A previous page showed the temperature trends in various parts of New Brunswick by examining decadal mean temperatures. These 10-year means were derived from Environment Canada’s (EC) data sets; by averaging over a decade we can reduce some of the ‘noise’ resulting from annual fluctuations and determine if trends in one direction or another are apparent. The homogenized data sets provided by EC can also be used to look at decadal seasonal trends.
Seasons are defined as sets of months; with Spring being March, April, May; Summer as June, July, and August; Autumn (Fall) as September, October, and November; and Winter as December, January and February. Those definitions are important to remember as we sometimes tend to think of March, for example, as being a winter month. We also tend to speak of ‘short’ winters or ‘long’ autumns, but with these definitions the seasons are always the same duration. Thus, if January and February are colder than usual, we might say we had a ‘cold’ winter and ignore the impact on the Winter average of a mild December.
Of course, temperature is one thing, the ‘weather’ is another. A ‘mild’ winter, for example, might be warmer than average, but it also might be more miserable – if that added warmth brings more ice storms and freezing rain.
Methods used to calculate the decadal means for the four seasons were as described previously for decadal means of annual temperatures. The decadal averages were calculated by averaging each of the seasonal mean temperature for sets of 10 years.
By rolling your mouse over each decadal bar in the chart below, you can see the decadal mean temperature for a particular location. [A change in either WordPress or Google has reduced the functionality of the Google chart somewhat – those means no longer appear]
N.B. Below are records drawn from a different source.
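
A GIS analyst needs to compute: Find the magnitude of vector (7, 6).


|u| = sqrt(7^2 + 6^2) = sqrt(85) = 9.2195

9.2195


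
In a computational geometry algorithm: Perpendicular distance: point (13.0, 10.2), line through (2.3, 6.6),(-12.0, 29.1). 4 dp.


|cross product| = 292.23
|line direction| = sqrt(710.74) = 26.6597
Distance = 292.23/sqrt(710.74) = 10.9615

10.9615


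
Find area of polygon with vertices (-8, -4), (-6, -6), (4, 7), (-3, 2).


Shoelace sum: ((-8)*(-6) - (-6)*(-4)) + ((-6)*7 - 4*(-6)) + (4*2 - (-3)*7) + ((-3)*(-4) - (-8)*2)
= 63
Area = |63|/2 = 31.5

31.5


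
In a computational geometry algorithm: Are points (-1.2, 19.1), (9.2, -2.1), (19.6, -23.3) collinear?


Cross product: (9.2-(-1.2))*((-23.3)-19.1) - ((-2.1)-19.1)*(19.6-(-1.2))
= 0

Yes, collinear


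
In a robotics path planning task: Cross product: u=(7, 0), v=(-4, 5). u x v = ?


u x v = u_x*v_y - u_y*v_x = 7*5 - 0*(-4)
= 35 - 0 = 35

35


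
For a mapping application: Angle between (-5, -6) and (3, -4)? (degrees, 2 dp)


u.v = 9, |u| = sqrt(61) = 7.8102, |v| = sqrt(25) = 5
cos(theta) = u.v/(|u||v|) = 9/sqrt(1525) = 0.230466
theta = acos(0.230466) = 76.68 degrees

76.68 degrees


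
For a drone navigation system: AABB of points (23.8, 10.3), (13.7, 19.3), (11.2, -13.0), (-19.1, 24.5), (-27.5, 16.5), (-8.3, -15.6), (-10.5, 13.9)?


x range: [-27.5, 23.8]
y range: [-15.6, 24.5]
Bounding box: (-27.5,-15.6) to (23.8,24.5)

(-27.5,-15.6) to (23.8,24.5)


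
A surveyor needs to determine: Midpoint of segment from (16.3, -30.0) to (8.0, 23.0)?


M = ((16.3+8)/2, ((-30)+23)/2)
= (12.15, -3.5)

(12.15, -3.5)


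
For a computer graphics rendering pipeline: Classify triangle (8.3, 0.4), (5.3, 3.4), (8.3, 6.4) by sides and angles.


Side lengths squared: AB^2=18, BC^2=18, CA^2=36
Sorted: [18, 18, 36]
By sides: Isosceles, By angles: Right

Isosceles, Right


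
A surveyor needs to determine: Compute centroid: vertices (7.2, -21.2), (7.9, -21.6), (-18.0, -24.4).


Centroid = ((x_A+x_B+x_C)/3, (y_A+y_B+y_C)/3)
= ((7.2+7.9+(-18))/3, ((-21.2)+(-21.6)+(-24.4))/3)
= (-0.9667, -22.4)

(-0.9667, -22.4)


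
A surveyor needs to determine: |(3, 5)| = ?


|u| = sqrt(3^2 + 5^2) = sqrt(34) = 5.831

5.831


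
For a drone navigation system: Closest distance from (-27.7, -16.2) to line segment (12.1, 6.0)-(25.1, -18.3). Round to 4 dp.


Project P onto AB: t = 0.029 (clamped to [0,1])
Closest point on segment: (12.4776, 5.2942)
Distance: 45.5658

45.5658


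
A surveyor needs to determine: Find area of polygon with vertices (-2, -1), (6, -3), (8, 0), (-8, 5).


Shoelace sum: ((-2)*(-3) - 6*(-1)) + (6*0 - 8*(-3)) + (8*5 - (-8)*0) + ((-8)*(-1) - (-2)*5)
= 94
Area = |94|/2 = 47

47


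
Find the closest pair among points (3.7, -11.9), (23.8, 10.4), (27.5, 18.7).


d(P0,P1) = 30.0217, d(P0,P2) = 38.766, d(P1,P2) = 9.0874
Closest: P1 and P2

Closest pair: (23.8, 10.4) and (27.5, 18.7), distance = 9.0874


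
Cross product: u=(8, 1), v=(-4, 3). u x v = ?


u x v = u_x*v_y - u_y*v_x = 8*3 - 1*(-4)
= 24 - (-4) = 28

28


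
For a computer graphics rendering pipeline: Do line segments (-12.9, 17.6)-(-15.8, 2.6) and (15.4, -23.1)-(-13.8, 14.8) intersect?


Cross products: d1=-115.87, d2=432.04, d3=542.53, d4=-5.38
d1*d2 < 0 and d3*d4 < 0? yes

Yes, they intersect


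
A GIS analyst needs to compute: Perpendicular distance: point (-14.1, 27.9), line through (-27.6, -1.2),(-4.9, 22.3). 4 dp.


|cross product| = 343.32
|line direction| = sqrt(1067.54) = 32.6732
Distance = 343.32/sqrt(1067.54) = 10.5077

10.5077


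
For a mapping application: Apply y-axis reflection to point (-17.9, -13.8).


Reflection over y-axis: (x,y) -> (-x,y)
(-17.9, -13.8) -> (17.9, -13.8)

(17.9, -13.8)


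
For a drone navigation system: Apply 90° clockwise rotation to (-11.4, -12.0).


90° CW: (x,y) -> (y, -x)
(-11.4,-12) -> (-12, 11.4)

(-12, 11.4)


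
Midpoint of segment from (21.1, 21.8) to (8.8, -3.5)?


M = ((21.1+8.8)/2, (21.8+(-3.5))/2)
= (14.95, 9.15)

(14.95, 9.15)


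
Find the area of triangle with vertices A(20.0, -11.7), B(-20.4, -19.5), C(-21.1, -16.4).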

Generally speaking, when averaged by decade, the seasonal trends show similar trends to the trends for the entire year. It’s interesting, however, that for different regions, some seasons have quite striking trends whereas others are less obvious. The autumn data are interesting, especially with respect to the jump in autumn temperatures in the last decade. Winters are definitely trending warmer.
Note that the Winter chart is ‘reversed’; since the temperatures are below zero Celsius, the colder the winter mean, the longer the bar. Warmer winters, by contrast, have shorter bars.